Thing is, skiing is just so totally and utterly different to my everyday life. It is to most people's, unless you're a perennial ski bunny who follows the snow seasonally around the world, spending your entire life in winter. For the rest of us it's a once-a-year chance to get an adrenalin rush while also surrounded by the majesty of snow-covered peaks. I've always said it's the most fun you can have with your clothes on.
So daughter Catherine and I have spent the last six days skiing the pistes of this lovely part of northern Italy, surrounded by an endless panorama of stunning beauty. I don't always see it - often I have my eyes closed as I hurtle down a steep slope out of control, heading for the tiny tots in their ski school hi-vis vests, in imminent danger of sending them scattering like ten-pins. Hi-vis is no use to someone with no-vis.
While I enjoyed a last few hours of masochism today, Catherine didn't even get on her snowboard. In fact she didn't really get out of bed. Poor thing has come down with a cold, and the only mountain she was close to was the one of tissues beside her. I can hear her sneezing now in the next room.
She has that perfect of sneezes, the quintessential 'ah-choo!' Totally different to my wife Liz who sneezes through the back of her nose without warning, and then mutters a 'Tzu!'I (I can never do that because my internal air always wants to find a back way out, so I too favour the full-on ah-choo school of emergency sternutation) Hopefully she will recover soon and. not spend the rest of her hard-earned holidays in bed.
Still, she got some decent snowboarding done this week, and like me has been in awe of the scenery. I've used the majestic landscape as an excuse to pause frequently in hurtling down the slopes, to take photos. That's what I'm telling everyone. In reality my legs just cry out 'Stop!' every now and then. Either that or I realise I am on the verge of losing total control and windmilling down the piste - poles, skis, arms and legs flailing like the blades of a wind turbine gone horribly wrong.

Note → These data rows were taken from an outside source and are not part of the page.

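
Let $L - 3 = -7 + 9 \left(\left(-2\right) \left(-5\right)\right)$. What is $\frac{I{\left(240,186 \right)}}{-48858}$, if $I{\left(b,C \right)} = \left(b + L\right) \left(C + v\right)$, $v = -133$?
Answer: $- \frac{8639}{24429} \approx -0.35364$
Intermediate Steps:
$L = 86$ ($L = 3 - \left(7 - 9 \left(\left(-2\right) \left(-5\right)\right)\right) = 3 + \left(-7 + 9 \cdot 10\right) = 3 + \left(-7 + 90\right) = 3 + 83 = 86$)
$I{\left(b,C \right)} = \left(-133 + C\right) \left(86 + b\right)$ ($I{\left(b,C \right)} = \left(b + 86\right) \left(C - 133\right) = \left(86 + b\right) \left(-133 + C\right) = \left(-133 + C\right) \left(86 + b\right)$)
$\frac{I{\left(240,186 \right)}}{-48858} = \frac{-11438 - 31920 + 86 \cdot 186 + 186 \cdot 240}{-48858} = \left(-11438 - 31920 + 15996 + 44640\right) \left(- \frac{1}{48858}\right) = 17278 \left(- \frac{1}{48858}\right) = - \frac{8639}{24429}$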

A person needs to know their limits - and have good holiday snaps to show everyone.
Unlike the young guy I got talking to on a chairlift today who had no limits and no fear. One of his friends was asking about the snazzy watch he was wearing and this young man of -I'm guessing - about 19, was explaining that it could measure speed, distance and how good you were looking on the moguls. Okay, maybe not the last. But I asked him what speeds he'd hit and he casually said, 'Oh, today? 102. But I'm aiming for 120.'
My eyebrows shot up so far they almost got caught in the chairlift cable. 'And what's your personal best?' I asked.
'One hundred and thirty,' he said, and then tugged at his ski suit. 'But you're not really supposed to do speeds like that in an ordinary ski suit.' Which is an excuse I will remember when it comes time for me to recount my mountain adventures - I wasn't wearing the right gear to go any faster.
I told him I admired his watch, but that personally I could use a calendar to time my runs.
I was so gobsmacked by his speeds that I completely forgot to ask him whether he was talking in metric or imperial. One hundred and thirty kilometres and hour surely. Surely.
I left him and his friends to search out the black trails. He said he'd been coming here every year for 11 years, so he knew the place backwards.
Anyway, we've had a great week, and Sauze d'Oulx has been good to us. At this time of year in particular the bars, cafes and restaurants do everything they can to draw you in for your apres-ski, and if you don't want to spend all your time on the slopes there's always the quaint old part of town to explore. And of course the mountains to look at, always the mountains.
One family I shared a chairlift with summed it up. They'd been going to Bulgaria for skiing for the last twenty years, but this year decided to try Sauze d'Oulx. 'No contest,' the mother said. 'This is where we're coming from here on.'
Me too. II suspect I will bump into her some time in the future. Hopefully not out of control at 130 kilometres an hour.